Колин смотрел на огромное раздутое брюхо красавца мастифа и прикидывал риск того, что собирался сделать.
Если у него заворот кишок, это его убьет, думал он. Однако придется попробовать.
— Видите ли, у него в кишечнике скопилось много газов, по какой-то причине они не выходят. Это случается, и если газы не выпустить, собака непременно погибнет.
Он обвел взглядом лица вокруг, полные сочувствия и любопытства, и остановил взгляд на приличного вида мужчине, поддержавшем его пару минут назад.
— Сэр, не могли бы вы мне помочь? Кто-то должен держать собаку, пока я буду с ней заниматься. Да, именно так. Вы все правильно делаете.
Малыш Томми, до того не сводивший с него полных ужаса глаз, спрятал лицо в материнских юбках, снова залившись слезами. Колин подавил вздох, не желая выдавать свою растерянность. Как и все остальные, мать мальчика неотрывно следила за ним; на ее бледном теперь лице было выражение безмолвной мольбы. Ветеринару нередко приходилось видеть такие лица. В нем видели спасителя, чудотворца. Не каждый, далеко не каждый, человек становится объектом такой слепой, безоглядной любви, как домашнее животное.

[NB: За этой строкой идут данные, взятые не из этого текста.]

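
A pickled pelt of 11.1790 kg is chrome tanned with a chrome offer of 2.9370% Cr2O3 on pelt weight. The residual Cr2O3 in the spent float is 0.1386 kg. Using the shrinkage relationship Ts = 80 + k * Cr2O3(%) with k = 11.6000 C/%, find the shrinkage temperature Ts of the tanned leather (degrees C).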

— Делайте, что считаете нужным, доктор, — чуть слышно произнесла женщина.
Настало время действовать. Колин достал из недр своего чемоданчика чистую тряпку, бутылку крепчайшего рома и короткую полую иглу, в которой был единственный шанс на спасение бедняги Гомера. Лицо ветеринара оставалось совершенно бесстрастным, хотя в душе продолжали гнездиться сомнения. Он испробовал это простое средство на овцах, объевшихся свежей травы, но никогда не применял на собаке. Однако выбора не было.
Осторожно ощупав брюхо, Колин нашел нужное место.
Собака почувствовала, что надвигается нечто опасное, и из последних сил попыталась подняться. Ветеринар мягко принудил ее лежать. Он вдруг осознал, что кругом стало очень тихо. Должно быть, кучера экипажей тоже привстали на козлах, чтобы видеть происходящее. Намочив тряпицу ромом, Колин хорошенько протер брюхо, поросшее мягкой темной шерсткой, и придвинулся поближе, прикрыв собаку своим телом от мальчика на случай, если тот найдет в себе храбрость повернуться, потом резким точным движением проткнул вздутие.
У какой-то леди в толпе вырвался испуганный возглас.
Там, где игла пробила стенку брюшины, вырвался целый фонтан красной, густой и невероятно вонючей жидкости, забрызгав Колину все лицо. Он заставил себя не реагировать ни на вонь, ни на тревожный ропот толпы, сосредоточив все свое внимание на крови, интенсивно изливавшейся через дренажную иглу. Вместе с ней, свистя, выходили скопившиеся газы.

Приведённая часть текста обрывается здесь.